Este formidable aumento de plantaciones de tabaco requería una considerable mano de obra, más de la que podía encontrarse en la colonia. La solución fue importar convictos de la metrópoli: vagos, maleantes, prisioneros de las guerras civiles y rebeldes capturados en las insurrecciones de Escocia e Irlanda. Estos trabajadores forzosos podían llegar a ser comprados por entre 15 y 20 libras y después unos años de labor se les condecía la libertad, tras lo cual algunos decidían empezar una nueva vida en Virginia.

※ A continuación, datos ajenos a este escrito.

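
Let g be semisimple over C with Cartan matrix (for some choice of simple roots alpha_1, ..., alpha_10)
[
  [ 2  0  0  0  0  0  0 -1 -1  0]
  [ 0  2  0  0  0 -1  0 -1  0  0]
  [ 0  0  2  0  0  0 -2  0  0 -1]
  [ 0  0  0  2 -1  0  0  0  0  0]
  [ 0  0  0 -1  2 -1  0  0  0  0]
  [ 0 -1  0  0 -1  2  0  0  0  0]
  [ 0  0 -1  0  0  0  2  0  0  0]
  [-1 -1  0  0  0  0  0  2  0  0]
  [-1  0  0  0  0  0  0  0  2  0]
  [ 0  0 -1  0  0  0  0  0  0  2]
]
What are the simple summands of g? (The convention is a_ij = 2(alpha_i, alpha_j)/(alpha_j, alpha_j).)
A_7 ⊕ B_3

The diagram associated to this matrix has two connected components: the simple roots {alpha_1, alpha_2, alpha_4, alpha_5, alpha_6, alpha_8, alpha_9} form a chain of 7 nodes with single edges (A_7), and {alpha_3, alpha_7, alpha_10} form a chain of 3 nodes with a double edge at one end; the terminal node there is the unique short simple root (B_3). A semisimple Lie algebra decomposes uniquely as the direct sum of simple ideals, one per connected component of its Dynkin diagram, so g ≅ A_7 ⊕ B_3 (dimension 63 + 21 = 84).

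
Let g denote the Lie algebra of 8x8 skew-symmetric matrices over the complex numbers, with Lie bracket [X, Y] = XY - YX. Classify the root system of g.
type D_4

This is so(8) with 8 even, which has dimension 8(8-1)/2 = 28 and rank 8/2 = 4. In the classification of classical Lie algebras, the orthogonal algebra so(2n) in an even number of variables has type D_n; here n = 4, so the Dynkin diagram is a chain of 2 nodes with a fork of two nodes at one end (D_4). Hence the type is D_4.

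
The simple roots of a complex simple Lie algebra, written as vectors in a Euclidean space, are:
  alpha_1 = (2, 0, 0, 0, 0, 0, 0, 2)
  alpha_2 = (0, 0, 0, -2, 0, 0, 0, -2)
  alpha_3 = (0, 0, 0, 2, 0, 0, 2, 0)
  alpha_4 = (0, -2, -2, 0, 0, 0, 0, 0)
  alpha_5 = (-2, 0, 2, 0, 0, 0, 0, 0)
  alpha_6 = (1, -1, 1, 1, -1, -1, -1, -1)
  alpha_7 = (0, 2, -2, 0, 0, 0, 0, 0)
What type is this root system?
Compute the Cartan integers a_ij = 2(alpha_i, alpha_j)/(alpha_j, alpha_j); the resulting 7x7 Cartan matrix is
[[2, -1, 0, 0, -1, 0, 0], [-1, 2, -1, 0, 0, 0, 0], [0, -1, 2, 0, 0, 0, 0], [0, 0, 0, 2, -1, 0, 0], [-1, 0, 0, -1, 2, 0, -1], [0, 0, 0, 0, 0, 2, -1], [0, 0, 0, 0, -1, -1, 2]].
All simple roots have the same length, so the diagram is simply laced. The associated Dynkin diagram is a chain of 6 nodes with one extra node attached to the third node from one end (E_7), so the type is E_7.

type E_7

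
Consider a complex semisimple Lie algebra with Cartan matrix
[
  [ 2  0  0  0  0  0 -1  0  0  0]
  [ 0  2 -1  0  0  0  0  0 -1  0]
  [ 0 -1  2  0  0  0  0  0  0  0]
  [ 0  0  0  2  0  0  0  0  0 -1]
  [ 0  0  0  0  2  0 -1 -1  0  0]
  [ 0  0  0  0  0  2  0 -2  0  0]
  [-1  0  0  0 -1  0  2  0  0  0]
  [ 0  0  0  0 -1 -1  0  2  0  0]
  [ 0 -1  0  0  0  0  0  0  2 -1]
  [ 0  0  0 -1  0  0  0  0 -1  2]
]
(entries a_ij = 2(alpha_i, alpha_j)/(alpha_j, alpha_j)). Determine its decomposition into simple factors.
type A_5 + type C_5

The diagram associated to this matrix has two connected components: the simple roots {alpha_2, alpha_3, alpha_4, alpha_9, alpha_10} form a chain of 5 nodes with single edges (A_5), and {alpha_1, alpha_5, alpha_6, alpha_7, alpha_8} form a chain of 5 nodes with a double edge at one end; the terminal node there is the unique long simple root (C_5). A semisimple Lie algebra decomposes uniquely as the direct sum of simple ideals, one per connected component of its Dynkin diagram, so g ≅ A_5 ⊕ C_5 (dimension 35 + 55 = 90).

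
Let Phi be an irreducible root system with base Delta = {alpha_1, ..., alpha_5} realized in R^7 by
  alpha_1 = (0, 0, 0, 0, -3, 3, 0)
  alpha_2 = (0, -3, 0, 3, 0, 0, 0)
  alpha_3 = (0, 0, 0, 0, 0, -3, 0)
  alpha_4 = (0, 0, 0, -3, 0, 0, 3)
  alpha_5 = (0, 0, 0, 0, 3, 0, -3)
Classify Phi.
type B_5

Compute the Cartan integers a_ij = 2(alpha_i, alpha_j)/(alpha_j, alpha_j); the resulting 5x5 Cartan matrix is
[[2, 0, -2, 0, -1], [0, 2, 0, -1, 0], [-1, 0, 2, 0, 0], [0, -1, 0, 2, -1], [-1, 0, 0, -1, 2]].
The roots have two lengths (squared-length ratio 2:1); the short ones are alpha_{3}. The associated Dynkin diagram is a chain of 5 nodes with a double edge at one end; the terminal node there is the unique short simple root (B_5), so the type is B_5 (the algebra so(11)).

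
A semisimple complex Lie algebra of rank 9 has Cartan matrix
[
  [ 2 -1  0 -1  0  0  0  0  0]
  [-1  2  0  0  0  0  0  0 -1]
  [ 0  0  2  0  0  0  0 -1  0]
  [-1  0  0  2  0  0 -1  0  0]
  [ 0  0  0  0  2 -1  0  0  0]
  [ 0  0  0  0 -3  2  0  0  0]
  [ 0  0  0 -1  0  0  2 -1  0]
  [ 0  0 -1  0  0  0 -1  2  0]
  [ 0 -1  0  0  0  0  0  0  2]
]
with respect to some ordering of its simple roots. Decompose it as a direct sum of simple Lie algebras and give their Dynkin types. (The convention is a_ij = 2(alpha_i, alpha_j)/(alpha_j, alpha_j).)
A_7 ⊕ G_2

The diagram associated to this matrix has two connected components: the simple roots {alpha_1, alpha_2, alpha_3, alpha_4, alpha_7, alpha_8, alpha_9} form a chain of 7 nodes with single edges (A_7), and {alpha_5, alpha_6} form two nodes joined by a triple edge (G_2). A semisimple Lie algebra decomposes uniquely as the direct sum of simple ideals, one per connected component of its Dynkin diagram, so g ≅ A_7 ⊕ G_2 (dimension 63 + 14 = 77).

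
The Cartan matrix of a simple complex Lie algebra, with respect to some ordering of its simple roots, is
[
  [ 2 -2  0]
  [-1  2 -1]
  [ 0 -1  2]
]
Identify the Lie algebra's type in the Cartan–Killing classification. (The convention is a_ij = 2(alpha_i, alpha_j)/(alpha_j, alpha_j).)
The matrix has rank 3 with 2's on the diagonal. Reading the off-diagonal entries as Dynkin edges (a single edge where a_ij = a_ji = -1; a double or triple edge where a_ij * a_ji = 2 or 3), the diagram is a chain of 3 nodes with a double edge at one end; the terminal node there is the unique long simple root (C_3). One simple-root ordering that puts it in standard form is (alpha_3, alpha_2, alpha_1). So the algebra is type C_3, i.e. sp(6).

type C_3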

A pesar de que este sistema de trabajos forzados se fue haciendo cada vez más popular, acabó revelándose insuficiente para las demandas de las plantaciones, desembocando en el inicio del comercio de esclavos africanos en Norteamérica.

1670 virginia tobacco slaves
Esclavos trabajando en una plantación de tabaco de Virginia en 1670 (Wikipedia).